Cass Report: TL Linehaul Rates Advance in June, Volume Inflection Delayed
The latest Cass Freight Index report for June 2026 shows a mixed picture for the trucking industry. While truckload (TL) linehaul rates continued their year-over-year ascent, the anticipated volume inflection point has been pushed back, signaling a slower-than-expected recovery in freight demand.
Key Takeaways from the June Cass Report
According to Cass Information Systems, TL linehaul rates (excluding fuel surcharges) rose 2.3% year-over-year in June, marking the fourth consecutive month of annual gains. However, total freight shipments declined 1.8% month-over-month and were flat compared to June 2025. The report notes that while rates are improving, the volume recovery remains "frustratingly slow."
"The data suggests that capacity is tightening, but shippers are still cautious about inventory restocking," said Tim Denoyer, ACT Research analyst. "We expect a volume inflection in the second half of the year, but it's not here yet."
What This Means for CDL Drivers
For owner-operators and company drivers, rising linehaul rates are a positive sign. Higher rates typically translate to better pay and more negotiating power. However, the delayed volume inflection means that loads may still be harder to find in certain lanes, especially spot market freight.

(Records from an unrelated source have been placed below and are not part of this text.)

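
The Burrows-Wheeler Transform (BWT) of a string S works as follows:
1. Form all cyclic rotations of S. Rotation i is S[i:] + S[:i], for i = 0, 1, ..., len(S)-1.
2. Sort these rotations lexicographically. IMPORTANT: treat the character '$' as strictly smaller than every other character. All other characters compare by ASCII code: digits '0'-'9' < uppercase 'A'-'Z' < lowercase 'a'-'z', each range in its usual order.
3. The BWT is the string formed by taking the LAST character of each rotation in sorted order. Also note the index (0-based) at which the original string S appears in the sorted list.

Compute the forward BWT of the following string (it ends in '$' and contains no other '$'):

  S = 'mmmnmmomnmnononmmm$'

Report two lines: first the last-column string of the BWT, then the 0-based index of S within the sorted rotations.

Answer: mmmn$mnmonmommommnn
4

Derivation:
All 19 rotations (rotation i = S[i:]+S[:i]):
  rot[0] = mmmnmmomnmnononmmm$
  rot[1] = mmnmmomnmnononmmm$m
  rot[2] = mnmmomnmnononmmm$mm
  rot[3] = nmmomnmnononmmm$mmm
  rot[4] = mmomnmnononmmm$mmmn
  rot[5] = momnmnononmmm$mmmnm
  rot[6] = omnmnononmmm$mmmnmm
  rot[7] = mnmnononmmm$mmmnmmo
  rot[8] = nmnononmmm$mmmnmmom
  rot[9] = mnononmmm$mmmnmmomn
  rot[10] = nononmmm$mmmnmmomnm
  rot[11] = ononmmm$mmmnmmomnmn
  rot[12] = nonmmm$mmmnmmomnmno
  rot[13] = onmmm$mmmnmmomnmnon
  rot[14] = nmmm$mmmnmmomnmnono
  rot[15] = mmm$mmmnmmomnmnonon
  rot[16] = mm$mmmnmmomnmnononm
  rot[17] = m$mmmnmmomnmnononmm
  rot[18] = $mmmnmmomnmnononmmm
Sorted (with $ < everything):
  sorted[0] = $mmmnmmomnmnononmmm  (last char: 'm')
  sorted[1] = m$mmmnmmomnmnononmm  (last char: 'm')
  sorted[2] = mm$mmmnmmomnmnononm  (last char: 'm')
  sorted[3] = mmm$mmmnmmomnmnonon  (last char: 'n')
  sorted[4] = mmmnmmomnmnononmmm$  (last char: '$')
  sorted[5] = mmnmmomnmnononmmm$m  (last char: 'm')
  sorted[6] = mmomnmnononmmm$mmmn  (last char: 'n')
  sorted[7] = mnmmomnmnononmmm$mm  (last char: 'm')
  sorted[8] = mnmnononmmm$mmmnmmo  (last char: 'o')
  sorted[9] = mnononmmm$mmmnmmomn  (last char: 'n')
  sorted[10] = momnmnononmmm$mmmnm  (last char: 'm')
  sorted[11] = nmmm$mmmnmmomnmnono  (last char: 'o')
  sorted[12] = nmmomnmnononmmm$mmm  (last char: 'm')
  sorted[13] = nmnononmmm$mmmnmmom  (last char: 'm')
  sorted[14] = nonmmm$mmmnmmomnmno  (last char: 'o')
  sorted[15] = nononmmm$mmmnmmomnm  (last char: 'm')
  sorted[16] = omnmnononmmm$mmmnmm  (last char: 'm')
  sorted[17] = onmmm$mmmnmmomnmnon  (last char: 'n')
  sorted[18] = ononmmm$mmmnmmomnmn  (last char: 'n')
Last column: mmmn$mnmonmommommnn
Original string S is at sorted index 4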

Drivers should focus on building relationships with brokers and carriers that offer consistent volume. If you're looking for your next opportunity, apply for a CDL job on our platform to connect with carriers that have steady freight.
Implications for Carriers
Carriers are seeing improved pricing power, but the lack of volume growth means margins remain tight. Operating costs continue to rise, as highlighted in our recent article on Record Operating Costs Hit Fleets in 3rd Year of Freight Recession. Fuel prices, insurance, and equipment costs are all up, eating into rate gains.
To stay competitive, carriers should leverage data-driven tools to optimize routing and reduce deadhead miles. Our platform helps carriers find qualified drivers quickly—see our carrier pricing to learn more.

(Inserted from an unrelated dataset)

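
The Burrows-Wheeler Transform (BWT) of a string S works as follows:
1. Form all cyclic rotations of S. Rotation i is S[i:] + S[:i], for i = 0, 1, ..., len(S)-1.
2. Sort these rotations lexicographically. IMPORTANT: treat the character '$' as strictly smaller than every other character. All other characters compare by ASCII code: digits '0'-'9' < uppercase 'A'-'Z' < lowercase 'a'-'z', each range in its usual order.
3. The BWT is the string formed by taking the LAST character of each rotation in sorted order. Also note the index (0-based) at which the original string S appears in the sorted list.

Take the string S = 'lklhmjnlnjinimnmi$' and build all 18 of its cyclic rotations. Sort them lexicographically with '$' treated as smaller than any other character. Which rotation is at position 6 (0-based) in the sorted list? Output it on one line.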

Market Context: Prologis Demand Bump
While the Cass report shows a delayed volume inflection, other indicators offer hope. Prologis, the largest industrial real estate owner, reported a demand bump in Q2, suggesting that warehouse space is filling up. This could signal an impending surge in freight volumes. For more on this, read our analysis: Prologis Demand Bump Signals Strong Freight Market.
The Role of Fuel Prices
Diesel prices have stabilized around $3.80 per gallon, down from $4.20 a year ago. Lower fuel costs provide some relief, but they also reduce the fuel surcharge component of rates. The Cass report's linehaul rate data excludes fuel surcharges, so the total revenue per mile may not be rising as fast.
What to Watch in the Coming Months
- Volume inflection: Look for a pickup in shipments as retailers prepare for holiday inventory.

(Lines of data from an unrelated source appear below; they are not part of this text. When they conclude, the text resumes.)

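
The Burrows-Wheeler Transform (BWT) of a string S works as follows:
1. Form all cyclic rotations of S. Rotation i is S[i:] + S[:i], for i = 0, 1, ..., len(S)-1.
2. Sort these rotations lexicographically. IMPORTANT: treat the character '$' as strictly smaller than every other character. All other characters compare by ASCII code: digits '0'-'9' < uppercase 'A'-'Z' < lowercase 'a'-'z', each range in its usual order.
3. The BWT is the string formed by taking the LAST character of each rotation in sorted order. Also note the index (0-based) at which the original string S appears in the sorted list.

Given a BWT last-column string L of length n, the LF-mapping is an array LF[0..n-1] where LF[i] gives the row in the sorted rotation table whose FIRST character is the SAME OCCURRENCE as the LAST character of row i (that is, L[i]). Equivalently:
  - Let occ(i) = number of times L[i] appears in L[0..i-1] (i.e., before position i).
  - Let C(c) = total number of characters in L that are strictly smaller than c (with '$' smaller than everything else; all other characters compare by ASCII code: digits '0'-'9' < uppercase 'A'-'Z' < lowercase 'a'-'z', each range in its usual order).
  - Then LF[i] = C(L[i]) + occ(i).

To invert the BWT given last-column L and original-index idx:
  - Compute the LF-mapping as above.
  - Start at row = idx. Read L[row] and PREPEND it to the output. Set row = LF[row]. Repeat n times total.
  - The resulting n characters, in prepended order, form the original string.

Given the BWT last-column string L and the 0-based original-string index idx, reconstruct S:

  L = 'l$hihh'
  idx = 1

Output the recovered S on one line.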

- Rate sustainability: Will carriers be able to maintain rate increases if volume doesn't follow?
- Regulatory changes: The EPA's proposed truck emission changes could impact equipment costs. Stay informed with our coverage: EPA Opens Public Comment on Truck Emission Changes.
How LMDR Helps Drivers and Carriers Navigate the Market
At Last Mile Driver Recruiting, we connect CDL drivers with carriers that offer competitive pay and consistent freight. With over 4,569 drivers on our platform and a 95% satisfaction rate, we make the job search easy. Carriers benefit from our database of 530,341+ FMCSA-verified carriers, ensuring quality matches.
For drivers: Apply now to find your next job. For carriers: Get started with our pricing to recruit top talent.
FAQ
Q: What is the Cass Freight Index?
A: The Cass Freight Index measures North American freight volumes and expenditures based on transactions processed by Cass Information Systems. It's a widely watched indicator of trucking market health.
Q: How do rising TL linehaul rates affect driver pay?
A: Higher linehaul rates generally lead to better pay for drivers, especially those on percentage-based compensation. However, the impact depends on whether the rate increase flows through to driver wages, which varies by carrier.
Q: When is the volume inflection expected?
A: Analysts predict a volume inflection in the second half of 2026, possibly in Q3 or Q4, as inventory restocking and holiday demand pick up. However, the exact timing remains uncertain.